Wednesday, October 2, 2013

Kedamaian di Puncak Gede

Gunung Pangrango dilihat dari Gunung Gede.
Foto: Dede Lukman Hakim
“Aku tidak pernah berniat menaklukan gunung. Mendaki gunung hanyalah bagian kecil dari pengabdian. Pengabdianku kepada Yang Maha Kuasa!” – Idhan Lubis

Hari itu, wajah langit hampir tak ada yang berbeda, begitu bersahabat. Cerah dengan sinar mataharinya seperti hari-hari sebelumnya. Tidak terlihat akan turun hujan. Sebuah perjalanan yang sudah lama aku tunggu sejak kelas sebelas MA dulu sebentar lagi akan dimulai, perjalanan pendakian menuju Gunung Gede Pangrango.

Jumat, 20 September 2013

Setelah packing dan persiapan lainnya, kami berangkat dari Bandung bersama sembilan teman lainnya yaitu Adam, Agvi, Dea, Deni, Dede, Dedi, Rijal, Ridwan dan Sidik menggunakan Motor menuju Taman Nasional Gunung Gede Pangrango, Cibodas, Cianjur. Semuanya adalah teman satu kelasku kecuali Ridwan. Aku dan Agvi yang sebelumnya punya  pengalaman mendaki gunug, sisanya tak ada. Akupun sengaja mengajak mereka yang belum pernah supaya punya pengalaman. Waktu itu, sekitar pukul 16.30 WIB kami start dari kosan Sidik. Setelah berdoa bersama kami akhirnya berangkat dengan enam motor.
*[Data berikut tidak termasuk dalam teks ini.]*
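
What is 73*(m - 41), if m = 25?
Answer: -1168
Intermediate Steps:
73*(m - 41) = 73*(25 - 41) = 73*(-16) = -1168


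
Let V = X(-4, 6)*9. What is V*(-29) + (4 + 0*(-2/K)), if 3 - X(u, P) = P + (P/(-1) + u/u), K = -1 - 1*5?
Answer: -518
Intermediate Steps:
K = -6 (K = -1 - 5 = -6)
X(u, P) = 2 (X(u, P) = 3 - (P + (P/(-1) + u/u)) = 3 - (P + (P*(-1) + 1)) = 3 - (P + (-P + 1)) = 3 - (P + (1 - P)) = 3 - 1*1 = 3 - 1 = 2)
V = 18 (V = 2*9 = 18)
V*(-29) + (4 + 0*(-2/K)) = 18*(-29) + (4 + 0*(-2/(-6))) = -522 + (4 + 0*(-2*(-⅙))) = -522 + (4 + 0*(⅓)) = -522 + (4 + 0) = -522 + 4 = -518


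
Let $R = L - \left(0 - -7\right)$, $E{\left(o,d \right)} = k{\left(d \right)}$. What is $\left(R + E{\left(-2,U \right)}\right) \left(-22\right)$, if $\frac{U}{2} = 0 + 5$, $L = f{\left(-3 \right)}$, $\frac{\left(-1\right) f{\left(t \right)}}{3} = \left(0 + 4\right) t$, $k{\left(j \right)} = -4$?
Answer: $-550$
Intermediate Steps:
$f{\left(t \right)} = - 12 t$ ($f{\left(t \right)} = - 3 \left(0 + 4\right) t = - 3 \cdot 4 t = - 12 t$)
$L = 36$ ($L = \left(-12\right) \left(-3\right) = 36$)
$U = 10$ ($U = 2 \left(0 + 5\right) = 2 \cdot 5 = 10$)
$E{\left(o,d \right)} = -4$
$R = 29$ ($R = 36 - \left(0 - -7\right) = 36 - \left(0 + 7\right) = 36 - 7 = 29$)
$\left(R + E{\left(-2,U \right)}\right) \left(-22\right) = \left(29 - 4\right) \left(-22\right) = 25 \left(-22\right) = -550$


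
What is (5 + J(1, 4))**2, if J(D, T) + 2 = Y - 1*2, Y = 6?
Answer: 49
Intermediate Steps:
J(D, T) = 2 (J(D, T) = -2 + (6 - 1*2) = -2 + (6 - 2) = -2 + 4 = 2)
(5 + J(1, 4))**2 = (5 + 2)**2 = 7**2 = 49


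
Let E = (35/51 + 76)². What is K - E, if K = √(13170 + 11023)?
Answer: -15295921/2601 + √24193 ≈ -5725.2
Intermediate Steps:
K = √24193 ≈ 155.54
E = 15295921/2601 (E = (35*(1/51) + 76)² = (35/51 + 76)² = (3911/51)² = 15295921/2601 ≈ 5880.8)
K - E = √24193 - 1*15295921/2601 = √24193 - 15295921/2601 = -15295921/2601 + √24193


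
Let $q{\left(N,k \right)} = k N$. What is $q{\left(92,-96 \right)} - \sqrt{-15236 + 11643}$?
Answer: $-8832 - i \sqrt{3593} \approx -8832.0 - 59.942 i$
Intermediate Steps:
$q{\left(N,k \right)} = N k$
$q{\left(92,-96 \right)} - \sqrt{-15236 + 11643} = 92 \left(-96\right) - \sqrt{-15236 + 11643} = -8832 - \sqrt{-3593} = -8832 - i \sqrt{3593}$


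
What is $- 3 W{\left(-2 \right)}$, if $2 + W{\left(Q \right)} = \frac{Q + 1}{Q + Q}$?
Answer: $\frac{21}{4} \approx 5.25$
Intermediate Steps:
$W{\left(Q \right)} = -2 + \frac{1 + Q}{2 Q}$ ($W{\left(Q \right)} = -2 + \frac{Q + 1}{Q + Q} = -2 + \frac{1 + Q}{2 Q}$)
$- 3 W{\left(-2 \right)} = - 3 \frac{1 - -6}{2 \left(-2\right)} = - 3 \cdot \frac{1}{2} \left(- \frac{1}{2}\right) \left(1 + 6\right) = - 3 \cdot \frac{1}{2} \left(- \frac{1}{2}\right) 7 = \left(-3\right) \left(- \frac{7}{4}\right) = \frac{21}{4}$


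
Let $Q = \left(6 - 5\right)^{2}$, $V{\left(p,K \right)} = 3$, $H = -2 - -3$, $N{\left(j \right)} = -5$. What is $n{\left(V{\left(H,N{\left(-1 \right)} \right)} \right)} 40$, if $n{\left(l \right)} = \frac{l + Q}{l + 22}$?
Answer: $\frac{32}{5} \approx 6.4$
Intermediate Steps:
$H = 1$ ($H = -2 + 3 = 1$)
$Q = 1$ ($Q = 1^{2} = 1$)
$n{\left(l \right)} = \frac{1 + l}{22 + l}$ ($n{\left(l \right)} = \frac{l + 1}{l + 22} = \frac{1 + l}{22 + l}$)
$n{\left(V{\left(H,N{\left(-1 \right)} \right)} \right)} 40 = \frac{1 + 3}{22 + 3} \cdot 40 = \frac{1}{25} \cdot 4 \cdot 40 = \frac{4}{25} \cdot 40 = \frac{32}{5}$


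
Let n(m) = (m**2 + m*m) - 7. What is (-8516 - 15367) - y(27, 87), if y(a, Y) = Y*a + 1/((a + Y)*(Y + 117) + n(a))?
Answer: -648114025/24707 ≈ -26232.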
Cuaca sepertinya sedang tak bersahabat dengan kami, hujan akhirnya turun. Kami istirahat sejenak tepat di perbatasan Bandung-Cianjur yakni di Sasak Rajamandala. Waktu itu sekitar pukul 19.00 WIB. Setelah hujan reda kamipun kembali melanjutkan perjalanan, walau akhirnya harus berhenti lagi karena hujan kembali turun, tapi kami tetap melanjutkan perjalanan dengan menggunakan jas hujan.

Sekitar pukul 21.30 WIB kami tiba di Balai Besar Taman Nasional Gunung Gede Pangrango. Kami memarkir motor disana meski biaya parkirnya lumayan mahal Rp 20.000 untuk tiga hari. Tapi tak apalah yang penting motor kami aman.

Aku kagum dengan balai itu, begitu luas, megah dan halaman kebunnya yang tertata rapi. Kami bermalam di masjid kantor itu yang terletak di belakang bangunan balai. Setelah menjamak Sholat, kami memasak mie untuk mengisi perut, sesudahnya kami istirahat.

Sabtu, 21 September 2013

Suara adzan Subuh terdengar keras, aku bangun untuk Shalat. Udara mulai terasa dingin, tapi aku nekat mandi untuk bisa menyesuaikan suhu dengan tubuhku. Baru setelah mandi Shalat Subuh. Setelah packing terlebih dahulu, kami menuju depan kantor. Untuk sekedar merasakan kehangatan matahari pagi di Cibodas.

Kami belum melakukan pendakian, karena belum mendapat SIMAKSI (Surat Izin Memasuki Kawasan Konservasi). Perlu diketahui, bahwa TNGGP (Taman Nasional Gunung Gede Pangrango) sudah memberlakukan sistem booking online bila ingin melakukan pendakian. Booking Online bisa dilakukan di website (Gedepangrango.org).Di TNGGP mekanisme atau tata kelolanya memang ketat. Pendakianpun hanya bisa dilakukan dua hari satu malam, tidak boleh lebih. Kalau lebih mungkin akan dikenakan sanksi.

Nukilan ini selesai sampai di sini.